The Social Security Earnings Test is a reduction in an individual’s Social Security payments made when he or she continues to work after benefits begin and earns over an allowable amount ($24,480 for 2026). For every $2 earned over this amount, the individual will give up $1 in benefits between age 62 and their full retirement age (65-67, depending on year of birth; 67 for those retiring in 2026 and after). In the year you reach your full retirement age, you can earn up to a separate limit ($65,160 in 2026) in the months before you reach your full retirement age with no reduction in benefits; for every $3 you earn over that limit in that period, $1 is withheld from benefits. There is no earnings test after full retirement age. The only money that is counted for earnings test purposes is money which you receive for work you perform, whether as an employee or a self-employed person; it does not apply to other forms of income such as an annuity.

 

Government Pension Offset and Windfall Elimination Provision Repeal

The Windfall Elimination Provision (WEP) traditionally had reduced the personally earned Social Security benefits of persons based on other earnings for which they did pay into Social Security, unless those earnings exceeded an annual threshold for at least 30 years. This affected those under the Civil Service Retirement System and the retirement systems of some state and local governments.

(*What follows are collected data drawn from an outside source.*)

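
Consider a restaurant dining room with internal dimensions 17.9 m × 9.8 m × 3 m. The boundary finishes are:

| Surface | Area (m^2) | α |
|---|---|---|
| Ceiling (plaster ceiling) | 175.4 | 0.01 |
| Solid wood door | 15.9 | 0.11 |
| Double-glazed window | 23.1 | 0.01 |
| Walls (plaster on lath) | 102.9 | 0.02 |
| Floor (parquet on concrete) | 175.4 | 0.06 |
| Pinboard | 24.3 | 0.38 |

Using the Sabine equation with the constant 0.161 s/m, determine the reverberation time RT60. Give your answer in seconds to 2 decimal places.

Total absorption A = 175.4×0.01 + 15.9×0.11 + 23.1×0.01 + 102.9×0.02 + 175.4×0.06 + 24.3×0.38
  = 1.754 + 1.749 + 0.231 + 2.058 + 10.524 + 9.234 = 25.550 m^2 sabins.
V = 17.9·9.8·3 = 526.26 m³.
Sabine: RT60 = 0.161 × 526.26 / 25.550 = 3.32 s.

3.32 s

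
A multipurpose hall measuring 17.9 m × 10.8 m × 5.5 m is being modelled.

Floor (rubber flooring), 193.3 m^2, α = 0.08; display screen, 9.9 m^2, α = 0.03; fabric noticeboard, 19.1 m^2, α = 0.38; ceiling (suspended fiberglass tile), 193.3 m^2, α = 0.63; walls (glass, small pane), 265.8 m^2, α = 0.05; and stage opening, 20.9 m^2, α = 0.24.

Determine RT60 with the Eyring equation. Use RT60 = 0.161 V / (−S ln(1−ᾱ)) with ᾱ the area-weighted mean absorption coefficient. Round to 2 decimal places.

0.92 s

S = Σ Sᵢ = 702.3 m^2.
Absorption A = 193.3·0.08 + 9.9·0.03 + 19.1·0.38 + 193.3·0.63 + 265.8·0.05 + 20.9·0.24 = 163.104 sabins.
Mean coefficient ᾱ = A/S = 0.2322.
−S·ln(1−ᾱ) = −702.3 × ln(1 − 0.2322) = 185.566.
V = 17.9 × 10.8 × 5.5 = 1063.26 m³.
T = 0.161·V/[−S·ln(1−ᾱ)] = 0.161·1063.26/185.566 = 0.92 s.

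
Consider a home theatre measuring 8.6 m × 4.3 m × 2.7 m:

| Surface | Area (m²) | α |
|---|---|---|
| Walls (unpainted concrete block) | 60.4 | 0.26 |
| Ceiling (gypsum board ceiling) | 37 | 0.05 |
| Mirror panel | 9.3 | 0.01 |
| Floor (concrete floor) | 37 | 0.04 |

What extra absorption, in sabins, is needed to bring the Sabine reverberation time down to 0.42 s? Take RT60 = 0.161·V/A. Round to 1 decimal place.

Summing Sᵢαᵢ: 15.704 + 1.850 + 0.093 + 1.480 → A₁ = 19.127 sabins.
Target A₂ = 0.161·99.846/0.42 = 38.274 sabins (V = 99.846 m³).
ΔA = A₂ − A₁ = 38.274 − 19.127 = 19.1 sabins.

19.1 sabins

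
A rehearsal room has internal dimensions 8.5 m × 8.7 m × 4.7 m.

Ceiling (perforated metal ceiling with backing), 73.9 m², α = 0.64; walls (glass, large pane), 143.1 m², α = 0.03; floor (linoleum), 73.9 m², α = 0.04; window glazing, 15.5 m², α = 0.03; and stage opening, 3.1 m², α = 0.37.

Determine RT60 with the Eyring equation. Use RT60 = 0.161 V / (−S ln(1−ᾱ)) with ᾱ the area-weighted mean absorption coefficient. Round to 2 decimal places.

S = Σ Sᵢ = 309.5 m².
Absorption A = 73.9·0.64 + 143.1·0.03 + 73.9·0.04 + 15.5·0.03 + 3.1·0.37 = 56.157 sabins.
ᾱ = 56.157 / 309.5 = 0.1814.
−S·ln(1−ᾱ) = −309.5 × ln(1 − 0.1814) = 61.949.
V = 8.5 × 8.7 × 4.7 = 347.565 m³.
RT60 = 0.161 × 347.565 / 61.949 = 0.90 s.

0.90 s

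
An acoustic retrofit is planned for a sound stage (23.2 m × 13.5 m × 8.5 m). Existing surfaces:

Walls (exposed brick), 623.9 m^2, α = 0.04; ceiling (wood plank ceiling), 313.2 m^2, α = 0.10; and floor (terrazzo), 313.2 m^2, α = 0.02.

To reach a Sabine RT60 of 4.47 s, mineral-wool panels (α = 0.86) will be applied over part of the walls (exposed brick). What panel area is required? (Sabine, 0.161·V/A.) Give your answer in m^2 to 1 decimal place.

40.7

Summing Sᵢαᵢ: 24.956 + 31.320 + 6.264 → A₁ = 62.540 sabins.
Required A₂ = 0.161·2662.2/4.47 = 95.887 sabins.
Absorption to add: 95.887 − 62.540 = 33.347 sabins.
Each m^2 of panel replacing the walls (exposed brick) adds (0.86 − 0.04) = 0.82 sabins.
Area = ΔA/Δα = 33.347/0.82 = 40.7 m^2.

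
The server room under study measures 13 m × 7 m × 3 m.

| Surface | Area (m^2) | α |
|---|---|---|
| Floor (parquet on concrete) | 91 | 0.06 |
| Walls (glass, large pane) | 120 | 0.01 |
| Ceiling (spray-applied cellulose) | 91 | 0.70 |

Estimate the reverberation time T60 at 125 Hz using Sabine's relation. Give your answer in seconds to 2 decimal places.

Summing Sᵢαᵢ: 5.460 + 1.200 + 63.700 → A = 70.360 sabins.
Volume V = 13 × 7 × 3 = 273 m³.
Sabine: RT60 = 0.161 × 273 / 70.360 = 0.62 s.

0.62 sec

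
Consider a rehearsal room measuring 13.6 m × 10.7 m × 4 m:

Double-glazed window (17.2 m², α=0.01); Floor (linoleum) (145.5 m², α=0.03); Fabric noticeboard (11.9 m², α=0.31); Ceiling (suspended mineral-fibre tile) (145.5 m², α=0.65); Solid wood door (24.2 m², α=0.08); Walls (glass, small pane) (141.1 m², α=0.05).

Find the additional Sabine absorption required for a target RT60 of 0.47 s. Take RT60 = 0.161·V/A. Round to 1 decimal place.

A₁ = Σ Sᵢαᵢ = 17.2×0.01 + 145.5×0.03 + 11.9×0.31 + 145.5×0.65 + 24.2×0.08 + 141.1×0.05 = 111.792 sabins.
V = 582.08 m³. Required absorption A₂ = 0.161 × 582.08 / 0.47 = 199.393 sabins.
ΔA = A₂ − A₁ = 199.393 − 111.792 = 87.6 sabins.

87.6 sabins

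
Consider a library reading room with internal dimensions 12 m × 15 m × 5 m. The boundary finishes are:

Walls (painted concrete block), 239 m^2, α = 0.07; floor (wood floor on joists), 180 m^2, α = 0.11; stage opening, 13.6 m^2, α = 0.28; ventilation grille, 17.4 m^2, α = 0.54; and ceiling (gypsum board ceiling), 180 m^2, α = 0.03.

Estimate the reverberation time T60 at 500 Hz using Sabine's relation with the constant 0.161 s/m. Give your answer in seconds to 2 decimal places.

Summing Sᵢαᵢ: 16.730 + 19.800 + 3.808 + 9.396 + 5.400 → A = 55.134 sabins.
V = 12·15·5 = 900 m³.
RT60 = 0.161 · V / A = 0.161 × 900 / 55.134 = 2.63 s.

2.63 seconds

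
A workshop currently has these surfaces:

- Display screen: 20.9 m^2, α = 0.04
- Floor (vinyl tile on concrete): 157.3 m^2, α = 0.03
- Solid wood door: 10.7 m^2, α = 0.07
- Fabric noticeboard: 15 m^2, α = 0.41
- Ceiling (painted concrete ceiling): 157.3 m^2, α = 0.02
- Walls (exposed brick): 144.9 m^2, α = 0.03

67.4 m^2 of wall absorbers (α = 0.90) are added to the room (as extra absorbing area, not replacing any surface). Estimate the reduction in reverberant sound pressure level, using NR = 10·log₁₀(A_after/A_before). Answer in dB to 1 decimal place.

6.1 dB

Equivalent absorption area: A_before = 20.9*0.04 + 157.3*0.03 + 10.7*0.07 + 15*0.41 + 157.3*0.02 + 144.9*0.03 = 19.947 m^2.
Added absorption = 67.4 × 0.90 = 60.660 sabins.
A_after = 19.947 + 60.660 = 80.607 sabins.
Reduction = 10 log₁₀(A_after/A_before) = 10 log₁₀(4.0411) = 6.1 dB.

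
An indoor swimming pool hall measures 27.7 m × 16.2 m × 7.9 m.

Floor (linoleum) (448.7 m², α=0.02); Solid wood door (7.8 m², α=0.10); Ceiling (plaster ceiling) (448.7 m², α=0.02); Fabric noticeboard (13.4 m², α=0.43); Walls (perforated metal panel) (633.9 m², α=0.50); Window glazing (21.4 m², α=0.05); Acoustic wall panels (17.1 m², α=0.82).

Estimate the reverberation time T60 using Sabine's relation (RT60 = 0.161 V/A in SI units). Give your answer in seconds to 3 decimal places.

1.601 s

A = Σ Sᵢαᵢ = 448.7·0.02 + 7.8·0.10 + 448.7·0.02 + 13.4·0.43 + 633.9·0.50 + 21.4·0.05 + 17.1·0.82 = 356.532 sabins.
Volume V = 27.7 × 16.2 × 7.9 = 3545.046 m³.
T = 0.161 V/A = 0.161·3545.046/356.532 = 1.601 s.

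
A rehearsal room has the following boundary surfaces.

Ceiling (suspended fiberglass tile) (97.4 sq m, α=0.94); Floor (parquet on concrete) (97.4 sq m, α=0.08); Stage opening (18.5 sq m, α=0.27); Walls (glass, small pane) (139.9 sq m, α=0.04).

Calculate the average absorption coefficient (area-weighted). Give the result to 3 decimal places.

S = Σ Sᵢ = 97.4 + 97.4 + 18.5 + 139.9 = 353.2 sq m.
Weighted sum Σ Sα = 109.939.
ᾱ = 109.939 / 353.2 = 0.311.

0.311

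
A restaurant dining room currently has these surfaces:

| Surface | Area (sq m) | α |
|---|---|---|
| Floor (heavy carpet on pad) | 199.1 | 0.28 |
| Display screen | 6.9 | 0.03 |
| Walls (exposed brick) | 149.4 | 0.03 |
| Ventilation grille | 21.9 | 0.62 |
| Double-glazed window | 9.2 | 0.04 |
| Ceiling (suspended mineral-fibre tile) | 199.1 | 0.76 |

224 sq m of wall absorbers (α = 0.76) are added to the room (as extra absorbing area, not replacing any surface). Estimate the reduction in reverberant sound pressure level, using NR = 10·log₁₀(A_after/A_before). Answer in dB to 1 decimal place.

Equivalent absorption area: A_before = 199.1*0.28 + 6.9*0.03 + 149.4*0.03 + 21.9*0.62 + 9.2*0.04 + 199.1*0.76 = 225.699 sq m.
Added absorption = 224 × 0.76 = 170.240 sabins.
New total A_after = 395.939 sabins.
Reduction = 10 log₁₀(A_after/A_before) = 10 log₁₀(1.7543) = 2.4 dB.

2.4 dB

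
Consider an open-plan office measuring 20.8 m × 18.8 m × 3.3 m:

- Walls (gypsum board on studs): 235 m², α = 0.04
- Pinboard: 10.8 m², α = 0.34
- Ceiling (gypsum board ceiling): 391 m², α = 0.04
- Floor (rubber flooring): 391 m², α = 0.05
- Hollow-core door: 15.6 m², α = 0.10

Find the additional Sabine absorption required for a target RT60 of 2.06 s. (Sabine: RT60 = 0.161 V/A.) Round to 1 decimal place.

51.0 sabins

Total absorption A₁ = 235·0.04 + 10.8·0.34 + 391·0.04 + 391·0.05 + 15.6·0.10
  = 9.400 + 3.672 + 15.640 + 19.550 + 1.560 = 49.822 m² sabins.
Target A₂ = 0.161·1290.432/2.06 = 100.854 sabins (V = 1290.432 m³).
Shortfall: 100.854 − 49.822 = 51.0 sabins.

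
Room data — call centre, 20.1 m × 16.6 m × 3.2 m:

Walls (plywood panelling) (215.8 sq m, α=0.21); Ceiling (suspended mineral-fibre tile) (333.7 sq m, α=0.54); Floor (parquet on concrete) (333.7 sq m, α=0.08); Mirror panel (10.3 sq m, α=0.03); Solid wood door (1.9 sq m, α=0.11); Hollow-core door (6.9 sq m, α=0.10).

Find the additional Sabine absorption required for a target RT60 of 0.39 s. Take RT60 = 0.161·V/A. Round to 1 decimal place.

A₁ = Σ Sᵢαᵢ = 215.8*0.21 + 333.7*0.54 + 333.7*0.08 + 10.3*0.03 + 1.9*0.11 + 6.9*0.10 = 253.420 sabins.
V = 1067.712 m³. Required absorption A₂ = 0.161 × 1067.712 / 0.39 = 440.773 sabins.
Shortfall: 440.773 − 253.420 = 187.4 sabins.

187.4 sabins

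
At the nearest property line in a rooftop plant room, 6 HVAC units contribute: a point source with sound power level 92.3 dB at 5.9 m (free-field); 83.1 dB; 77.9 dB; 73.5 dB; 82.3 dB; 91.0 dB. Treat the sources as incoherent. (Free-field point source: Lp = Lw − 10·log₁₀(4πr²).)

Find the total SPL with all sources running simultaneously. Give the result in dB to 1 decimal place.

92.4 dB

Source at 5.9 m: Lp = 92.3 − 10·log₁₀(4π·5.9²) = 92.3 − 10·log₁₀(437.435) = 65.9 dB.
Converting to relative power and adding: 10^(65.9/10) + 10^(83.1/10) + 10^(77.9/10) + 10^(73.5/10) + 10^(82.3/10) + 10^(91.0/10) = 1.721e+09.
L_total = 10·log₁₀(1.721e+09) = 92.4 dB.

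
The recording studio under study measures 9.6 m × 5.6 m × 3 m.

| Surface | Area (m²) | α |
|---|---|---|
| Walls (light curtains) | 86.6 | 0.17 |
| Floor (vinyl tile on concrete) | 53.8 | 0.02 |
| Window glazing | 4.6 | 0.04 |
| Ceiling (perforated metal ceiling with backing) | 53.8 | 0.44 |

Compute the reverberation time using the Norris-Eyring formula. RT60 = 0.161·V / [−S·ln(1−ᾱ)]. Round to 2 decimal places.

0.59 s

Total surface area S = 86.6 + 53.8 + 4.6 + 53.8 = 198.8 m².
Σ(Sᵢαᵢ) = 86.6·0.17 + 53.8·0.02 + 4.6·0.04 + 53.8·0.44 = 39.654.
ᾱ = 39.654 / 198.8 = 0.1995.
−S·ln(1−ᾱ) = −198.8 × ln(1 − 0.1995) = 44.237.
V = 9.6 × 5.6 × 3 = 161.28 m³.
T = 0.161·V/[−S·ln(1−ᾱ)] = 0.161·161.28/44.237 = 0.59 s.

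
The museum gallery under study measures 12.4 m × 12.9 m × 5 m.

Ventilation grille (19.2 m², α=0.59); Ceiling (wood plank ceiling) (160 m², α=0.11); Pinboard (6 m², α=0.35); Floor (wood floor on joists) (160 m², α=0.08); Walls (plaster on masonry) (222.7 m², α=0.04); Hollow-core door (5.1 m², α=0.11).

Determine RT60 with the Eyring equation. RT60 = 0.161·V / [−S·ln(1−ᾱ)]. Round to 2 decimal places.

2.30 s

S = Σ Sᵢ = 573.0 m².
Absorption A = 19.2·0.59 + 160·0.11 + 6·0.35 + 160·0.08 + 222.7·0.04 + 5.1·0.11 = 53.297 sabins.
ᾱ = 53.297 / 573.0 = 0.0930.
−S·ln(1−ᾱ) = −573.0 × ln(1 − 0.0930) = 55.932.
V = 12.4 × 12.9 × 5 = 799.8 m³.
RT60 = 0.161 × 799.8 / 55.932 = 2.30 s.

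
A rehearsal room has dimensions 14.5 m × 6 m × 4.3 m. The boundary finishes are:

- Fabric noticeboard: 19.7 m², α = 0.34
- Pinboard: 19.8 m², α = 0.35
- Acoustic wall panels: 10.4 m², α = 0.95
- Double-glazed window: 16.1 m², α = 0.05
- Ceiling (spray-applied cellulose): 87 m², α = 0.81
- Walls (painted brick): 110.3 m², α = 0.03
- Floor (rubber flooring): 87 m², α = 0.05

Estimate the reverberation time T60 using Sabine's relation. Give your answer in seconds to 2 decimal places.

Summing Sᵢαᵢ: 6.698 + 6.930 + 9.880 + 0.805 + 70.470 + 3.309 + 4.350 → A = 102.442 sabins.
Room volume: 374.1 m³.
RT60 = 0.161 · V / A = 0.161 × 374.1 / 102.442 = 0.59 s.

0.59 seconds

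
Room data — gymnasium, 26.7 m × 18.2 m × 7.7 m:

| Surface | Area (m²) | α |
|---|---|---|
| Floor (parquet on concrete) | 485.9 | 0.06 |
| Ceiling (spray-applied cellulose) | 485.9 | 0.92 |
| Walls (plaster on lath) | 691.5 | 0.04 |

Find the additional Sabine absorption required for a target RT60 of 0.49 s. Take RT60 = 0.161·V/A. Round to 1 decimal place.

A₁ = Σ Sᵢαᵢ = 485.9·0.06 + 485.9·0.92 + 691.5·0.04 = 503.842 sabins.
For T = 0.49 s, need A₂ = 0.161·V/T = 0.161·3741.738/0.49 = 1229.428 sabins.
ΔA = A₂ − A₁ = 1229.428 − 503.842 = 725.6 sabins.

725.6 sabins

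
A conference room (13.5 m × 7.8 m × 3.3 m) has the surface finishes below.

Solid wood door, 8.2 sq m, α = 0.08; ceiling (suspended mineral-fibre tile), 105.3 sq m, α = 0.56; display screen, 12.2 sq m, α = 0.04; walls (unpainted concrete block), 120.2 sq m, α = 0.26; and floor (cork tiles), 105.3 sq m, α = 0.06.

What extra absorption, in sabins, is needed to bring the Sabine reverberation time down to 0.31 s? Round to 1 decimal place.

82.8 sabins

Equivalent absorption area: A₁ = 8.2·0.08 + 105.3·0.56 + 12.2·0.04 + 120.2·0.26 + 105.3·0.06 = 97.682 sq m.
V = 347.49 m³. Required absorption A₂ = 0.161 × 347.49 / 0.31 = 180.471 sabins.
Additional absorption ΔA = 180.471 − 97.682 = 82.8 sabins.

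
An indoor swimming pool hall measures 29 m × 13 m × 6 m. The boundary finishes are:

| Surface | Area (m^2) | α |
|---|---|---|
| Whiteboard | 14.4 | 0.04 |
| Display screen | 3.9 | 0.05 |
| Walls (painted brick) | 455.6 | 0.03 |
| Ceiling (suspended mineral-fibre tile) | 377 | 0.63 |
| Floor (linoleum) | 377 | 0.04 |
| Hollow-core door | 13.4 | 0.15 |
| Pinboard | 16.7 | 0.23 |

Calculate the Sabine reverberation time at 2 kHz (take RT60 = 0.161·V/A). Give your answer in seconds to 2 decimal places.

1.33 sec

Equivalent absorption area: A = 14.4·0.04 + 3.9·0.05 + 455.6·0.03 + 377·0.63 + 377·0.04 + 13.4·0.15 + 16.7·0.23 = 272.880 m^2.
Room volume: 2262 m³.
Sabine: RT60 = 0.161 × 2262 / 272.880 = 1.33 s.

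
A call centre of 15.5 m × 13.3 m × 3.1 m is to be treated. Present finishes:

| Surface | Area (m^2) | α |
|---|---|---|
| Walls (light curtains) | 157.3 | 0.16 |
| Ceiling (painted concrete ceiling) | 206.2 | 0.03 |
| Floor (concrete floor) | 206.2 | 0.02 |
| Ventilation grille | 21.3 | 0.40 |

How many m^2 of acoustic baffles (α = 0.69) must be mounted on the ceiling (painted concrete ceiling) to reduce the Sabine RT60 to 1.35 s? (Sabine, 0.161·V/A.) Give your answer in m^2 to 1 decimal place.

Summing Sᵢαᵢ: 25.168 + 6.186 + 4.124 + 8.520 → A₁ = 43.998 sabins.
Required A₂ = 0.161·639.065/1.35 = 76.214 sabins.
Absorption to add: 76.214 − 43.998 = 32.216 sabins.
Each m^2 of panel replacing the ceiling (painted concrete ceiling) adds (0.69 − 0.03) = 0.66 sabins.
Area = ΔA/Δα = 32.216/0.66 = 48.8 m^2.

48.8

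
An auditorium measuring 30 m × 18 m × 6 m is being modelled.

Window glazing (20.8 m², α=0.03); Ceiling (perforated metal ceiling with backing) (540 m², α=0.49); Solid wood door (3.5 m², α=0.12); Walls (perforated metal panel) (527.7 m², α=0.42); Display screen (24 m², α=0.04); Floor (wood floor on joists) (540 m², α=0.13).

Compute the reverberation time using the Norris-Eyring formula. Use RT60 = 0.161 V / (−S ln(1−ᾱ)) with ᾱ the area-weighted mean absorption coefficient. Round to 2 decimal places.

S = Σ Sᵢ = 1656.0 m².
Σ(Sᵢαᵢ) = 20.8×0.03 + 540×0.49 + 3.5×0.12 + 527.7×0.42 + 24×0.04 + 540×0.13 = 558.438.
ᾱ = 558.438 / 1656.0 = 0.3372.
−S·ln(1−ᾱ) = −1656.0 × ln(1 − 0.3372) = 681.083.
V = 30 × 18 × 6 = 3240 m³.
T = 0.161·V/[−S·ln(1−ᾱ)] = 0.161·3240/681.083 = 0.77 s.

0.77 s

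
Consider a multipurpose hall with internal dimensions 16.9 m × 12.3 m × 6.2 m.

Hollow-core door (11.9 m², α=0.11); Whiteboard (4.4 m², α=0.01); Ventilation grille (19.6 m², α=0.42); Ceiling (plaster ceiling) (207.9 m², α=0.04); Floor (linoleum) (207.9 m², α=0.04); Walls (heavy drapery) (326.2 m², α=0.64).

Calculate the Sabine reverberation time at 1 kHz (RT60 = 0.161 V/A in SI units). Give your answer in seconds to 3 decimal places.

0.883 s

A = Σ Sᵢαᵢ = 11.9×0.11 + 4.4×0.01 + 19.6×0.42 + 207.9×0.04 + 207.9×0.04 + 326.2×0.64 = 234.985 sabins.
Volume V = 16.9 × 12.3 × 6.2 = 1288.794 m³.
Sabine: RT60 = 0.161 × 1288.794 / 234.985 = 0.883 s.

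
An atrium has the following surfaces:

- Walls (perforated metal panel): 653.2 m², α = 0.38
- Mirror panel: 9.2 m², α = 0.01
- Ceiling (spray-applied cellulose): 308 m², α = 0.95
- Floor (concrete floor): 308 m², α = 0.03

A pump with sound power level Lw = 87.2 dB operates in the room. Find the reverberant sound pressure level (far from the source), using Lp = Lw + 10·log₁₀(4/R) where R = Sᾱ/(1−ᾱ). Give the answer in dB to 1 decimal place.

63.4 dB

Σ(Sᵢαᵢ) = 653.2×0.38 + 9.2×0.01 + 308×0.95 + 308×0.03 = 550.148; total area S = 1278.4 m².
ᾱ = 550.148/1278.4 = 0.4303; R = Sᾱ/(1−ᾱ) = 550.148/(1−0.4303) = 965.680 m².
Lp = Lw + 10 log₁₀(4/R) = 87.2 -23.83 = 63.4 dB.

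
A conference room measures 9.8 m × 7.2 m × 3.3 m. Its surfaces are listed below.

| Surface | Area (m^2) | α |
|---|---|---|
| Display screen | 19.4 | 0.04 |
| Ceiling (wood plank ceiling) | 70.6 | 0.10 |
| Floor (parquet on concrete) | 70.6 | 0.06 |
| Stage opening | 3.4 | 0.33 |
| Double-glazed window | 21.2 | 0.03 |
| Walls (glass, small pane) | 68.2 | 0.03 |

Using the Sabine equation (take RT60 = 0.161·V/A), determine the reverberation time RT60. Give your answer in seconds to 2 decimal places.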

The Government Pension Offset (GPO) meanwhile similarly had reduced, and in many cases eliminated, spousal or survivor Social Security benefits of those who receive an annuity from a system that does not include Social Security.

However, the WEP and GPO were repealed in late 2024 by the Social Security Fairness Act, effective retroactively to the end of calendar year 2023. In 2025, the Social Security Administration recalculated benefits and made back payments starting with payments for January 2024 to some 2.8 million persons affected by one or both of those reductions.